Venho falar-vos de Sophia de Mello Breyner Andresen. Isto a propósito de, no dia vinte e cinco de abril, ter ouvido e lido, repetidamente, os seus versos:

Esta é a madrugada que eu esperava
O dia inicial inteiro e limpo
Onde emergimos da noite e do silêncio
E livres habitamos a substância do tempo

E falo de Sophia como se ela fosse uma velha amiga. Acompanho-a há anos. Muitos. Desde que aprendi a ler e a ser. Tantos quantos a descoberta da sua palavra primordial, do seu saber ancestral, da sua memória desigual. 

Na sua voz, distinguem-se outras vozes no assobio do vento nas bétulas das florestas nórdicas. Na sua voz, ecoam vozes gregas, intemporais. Os seus dedos deslizam na folha branca dos poemas e sulcam um mar à espera de se dar.  São dela os cabelos das sereias, os seios de Afrodite, os lábios das musas da inspiração poética. Das suas mãos, conchas finas, evola-se a brancura das estátuas nuas. O seu olhar reflete a luz das paredes das casas das praias do sul. Os seus poemas são a voz da maré alta e o eco da maré vaza.

Sophia é um Poeta maior da nossa contemporaneidade. Uso o masculino propositadamente. Era assim que ela queria ser chamada, atribuindo ao Poeta um dom que não conhece género. Um nome predestinado, como dizia Eduardo Lourenço.

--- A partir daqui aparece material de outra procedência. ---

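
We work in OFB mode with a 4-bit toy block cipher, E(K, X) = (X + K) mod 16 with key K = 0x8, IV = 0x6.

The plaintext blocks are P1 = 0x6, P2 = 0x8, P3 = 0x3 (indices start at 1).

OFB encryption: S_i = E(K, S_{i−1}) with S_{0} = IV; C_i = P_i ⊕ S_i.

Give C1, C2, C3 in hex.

C1: S = E(K, 0x6) = 0xE; 0x6 ⊕ 0xE = 0x8.
C2: S = E(K, 0xE) = 0x6; 0x8 ⊕ 0x6 = 0xE.
C3: S = E(K, 0x6) = 0xE; 0x3 ⊕ 0xE = 0xD.

C1 = 0x8, C2 = 0xE, C3 = 0xD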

Os seus cadernos de menina estavam anotados com poemas. No jardim do Campo Alegre, no Porto, dançava entre as roseiras bravas e as camélias japónicas. Diz o filho, Miguel Sousa Tavares: “Nunca se sabia quando minha mãe deixaria de recitar poesia ou de dançar como uma bailarina pela noite fora”. 

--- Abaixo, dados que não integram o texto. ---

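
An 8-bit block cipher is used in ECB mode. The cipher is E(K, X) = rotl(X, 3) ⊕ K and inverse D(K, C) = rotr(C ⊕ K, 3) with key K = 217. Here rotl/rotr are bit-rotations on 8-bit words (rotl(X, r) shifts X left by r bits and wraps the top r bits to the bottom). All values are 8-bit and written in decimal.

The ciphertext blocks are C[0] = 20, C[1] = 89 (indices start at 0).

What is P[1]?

P[1] = 16

ECB decryption: P_i = D(K, C_i).
P[1]: D(K, 89) = 16.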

Sophia não está no Panteão Nacional, para onde a transportaram, por ordem de decreto. Paira nos seus livros. Anda por aí com os seus pés alados. Continua a sentar-se debaixo das tílias odoríferas, onde a velha criada lhe ensinou a “Nau Catrineta”. Os seus passos estelares continuam a desenhar-se nas areias, à beira água, à beira ser, à beira vida. Sophia é ela própria um elemento marinho.  

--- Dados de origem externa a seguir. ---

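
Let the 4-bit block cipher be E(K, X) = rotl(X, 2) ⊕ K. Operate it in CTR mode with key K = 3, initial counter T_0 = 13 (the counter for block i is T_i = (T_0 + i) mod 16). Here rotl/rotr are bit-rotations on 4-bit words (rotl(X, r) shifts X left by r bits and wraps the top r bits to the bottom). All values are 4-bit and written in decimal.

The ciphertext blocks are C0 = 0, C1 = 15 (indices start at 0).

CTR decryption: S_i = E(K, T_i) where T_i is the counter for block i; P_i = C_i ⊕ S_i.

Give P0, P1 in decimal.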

De todos os cantos do mundo
Amo com um amor mais forte e mais profundo
Aquela praia extasiada e nua, 
Onde me uni ao mar, ao vento, à lua.

Sophia de Mello Breyner Andresen foi deputada à Assembleia Constituinte, em 1975, logo após a revolução de abril dos cravos rubros. Ficou para sempre a sua frase culta e o seu pensamento livre.  Ouçamo-la: “A cultura não existe para enfeitar a vida, mas sim para a transformar – para que o homem possa construir e construir-se em liberdade e em justiça.”

A cultura não é de direita nem de esquerda. Ela é o centro de todas as direções.